Kemudian cacing besar itu memutar tubuhnya, lalu masuk ke dalam tanah layaknya mesin bor. Bumi pun bergetar, tanah mulai membukit seiring dengan pergerakan cacing tersebut. Seketika nyalinya menjadi ciut, ketika teringat bahwa dia tak memiliki senjata apapun di tangannya. PM100 serta MBT LAW100 berada di dalam gerbong. Jhon pun melompat lalu, mendarat dan berlutut layaknya sosok ninja.
"Perintahmu?"
"Bantai!" Perintah Roki.
Mendengar hal itu Jhon langsung mengudara, menggunakan roket pada telapak tangan, dan kakinya. Dia pun terbang hingga sepuluh kaki di udara. Cybong itu mendaratkan, sebuah pukulan meteor hingga tanah pun terbelah. Akhirnya cacing besar itu kembali keluar. Tak menyianyiakan kesempatan, Roki pun masuk kembali ke dalam gerbong. Mengambil barang-barang tertinggal di dalam gerbong. Kemudian dia melompat, lalu ia mendarat tepat di samping Angela. Setelah itu dia memberikan senjata PM100 serta MBT LAW100 peninggalan kakaknya.

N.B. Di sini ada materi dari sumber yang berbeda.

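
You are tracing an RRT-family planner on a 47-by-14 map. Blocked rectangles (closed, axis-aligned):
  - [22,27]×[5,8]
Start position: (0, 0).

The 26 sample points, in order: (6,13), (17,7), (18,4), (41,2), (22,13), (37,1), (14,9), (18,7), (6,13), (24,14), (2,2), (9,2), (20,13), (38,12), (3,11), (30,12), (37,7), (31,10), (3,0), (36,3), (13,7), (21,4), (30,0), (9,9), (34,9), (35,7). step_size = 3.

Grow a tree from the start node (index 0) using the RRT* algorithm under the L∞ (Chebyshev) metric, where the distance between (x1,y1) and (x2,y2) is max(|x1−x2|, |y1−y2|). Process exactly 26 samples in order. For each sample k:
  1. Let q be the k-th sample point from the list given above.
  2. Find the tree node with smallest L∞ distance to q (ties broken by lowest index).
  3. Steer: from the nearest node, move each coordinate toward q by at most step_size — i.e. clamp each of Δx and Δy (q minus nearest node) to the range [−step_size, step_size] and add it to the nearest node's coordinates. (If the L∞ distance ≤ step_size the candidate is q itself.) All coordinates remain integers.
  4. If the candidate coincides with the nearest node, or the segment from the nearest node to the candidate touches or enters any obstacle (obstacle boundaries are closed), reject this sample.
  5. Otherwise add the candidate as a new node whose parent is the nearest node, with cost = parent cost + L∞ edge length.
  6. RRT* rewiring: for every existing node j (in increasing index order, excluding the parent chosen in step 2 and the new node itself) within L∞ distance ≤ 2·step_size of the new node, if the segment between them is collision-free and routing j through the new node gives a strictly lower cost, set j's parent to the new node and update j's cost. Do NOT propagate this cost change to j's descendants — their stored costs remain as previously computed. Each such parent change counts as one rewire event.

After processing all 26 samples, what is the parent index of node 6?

1. q=(6,13) nearest=0 d=13 new=(3,3) → add node 1 parent=0 cost=3
2. q=(17,7) nearest=1 d=14 new=(6,6) → add node 2 parent=1 cost=6
3. q=(18,4) nearest=2 d=12 new=(9,4) → add node 3 parent=2 cost=9
4. q=(41,2) nearest=3 d=32 new=(12,2) → add node 4 parent=3 cost=12
5. q=(22,13) nearest=4 d=11 new=(15,5) → add node 5 parent=4 cost=15
6. q=(37,1) nearest=5 d=22 new=(18,2) → add node 6 parent=5 cost=18
7. q=(14,9) nearest=5 d=4 new=(14,8) → add node 7 parent=5 cost=18
8. q=(18,7) nearest=5 d=3 new=(18,7) → add node 8 parent=5 cost=18
9. q=(6,13) nearest=2 d=7 new=(6,9) → add node 9 parent=2 cost=9
10. q=(24,14) nearest=8 d=7 new=(21,10) → add node 10 parent=8 cost=21
11. q=(2,2) nearest=1 d=1 new=(2,2) → add node 11 parent=1 cost=4
12. q=(9,2) nearest=3 d=2 new=(9,2) → add node 12 parent=3 cost=11; rewire 7→12 (17<18)
13. q=(20,13) nearest=10 d=3 new=(20,13) → add node 13 parent=10 cost=24
14. q=(38,12) nearest=10 d=17 new=(24,12) → add node 14 parent=10 cost=24
15. q=(3,11) nearest=9 d=3 new=(3,11) → add node 15 parent=9 cost=12
16. q=(30,12) nearest=14 d=6 new=(27,12) → add node 16 parent=14 cost=27
17. q=(37,7) nearest=16 d=10 new=(30,9) → add node 17 parent=16 cost=30
18. q=(31,10) nearest=17 d=1 new=(31,10) → add node 18 parent=17 cost=31
19. q=(3,0) nearest=11 d=2 new=(3,0) → add node 19 parent=11 cost=6
20. q=(36,3) nearest=17 d=6 new=(33,6) → add node 20 parent=17 cost=33
21. q=(13,7) nearest=7 d=1 new=(13,7) → add node 21 parent=7 cost=18
22. q=(21,4) nearest=6 d=3 new=(21,4) → add node 22 parent=6 cost=21
23. q=(30,0) nearest=20 d=6 new=(30,3) → add node 23 parent=20 cost=36
24. q=(9,9) nearest=2 d=3 new=(9,9) → add node 24 parent=2 cost=9; rewire 7→24 (14<17); rewire 21→24 (13<18)
25. q=(34,9) nearest=18 d=3 new=(34,9) → add node 25 parent=18 cost=34
26. q=(35,7) nearest=20 d=2 new=(35,7) → add node 26 parent=20 cost=35

Parent of node 6: 5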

Cybong itu mengeluarkan sembilah katana dari sangkurnya. Ia pun melompat lalu menebas keempat moncongnya satu persatu, sebelum cacing itu kembali masuk ke dalam tanah. Kemudian Roki meminta gadis kecil itu menembak cacing raksasa, dengan senjata MBT LAW100 miliknya.
Door!
Tembakan yang di keluarkan, membuat gadis kecil itu hampir terpental. Beruntung dengan sirgap, Roki langsung menahannya. Akhirnya kepala cacing raksaya itu hancur, lalu Jhon kembali memasukkan sembilah katana ke dalam sangkurnya. Kemudian kedua turet pada lengan Jhon, menembakkan sinar laser. Kini cacing itu terbelah menjadi dua puluh bangian, dengan tubuhnya yang hangus. Dan akhirnya kali ini, mereka selamat dari bahaya.
Roki pun bernafas lega. Ia pun membawa barang, sambil membopong gadis kecil itu turun dari gerbong. Lalu ia pun menurunkan Angela secara perlahan. Disana dia melihat lokomotif yang sudah terguling, dengan jarak cukup jauh. Akibat serangan tersebut, membuat dirinya terpaksa harus berjalan kaki dengan jarak yang lebih jauh. Melihat wajahnya yang lesu, gadis itu berkata.
"Tenang kak, pasti kita bisa melalui ini semua." Ujar gadis kecil itu, dengan raut wajahnya yang semangat.
"Thanks." Ujarnya.
Setelah itu mereka berdua berjalan menghampiri Jhon. Dan petualangan pergi ke kota Dolten pun dimulai.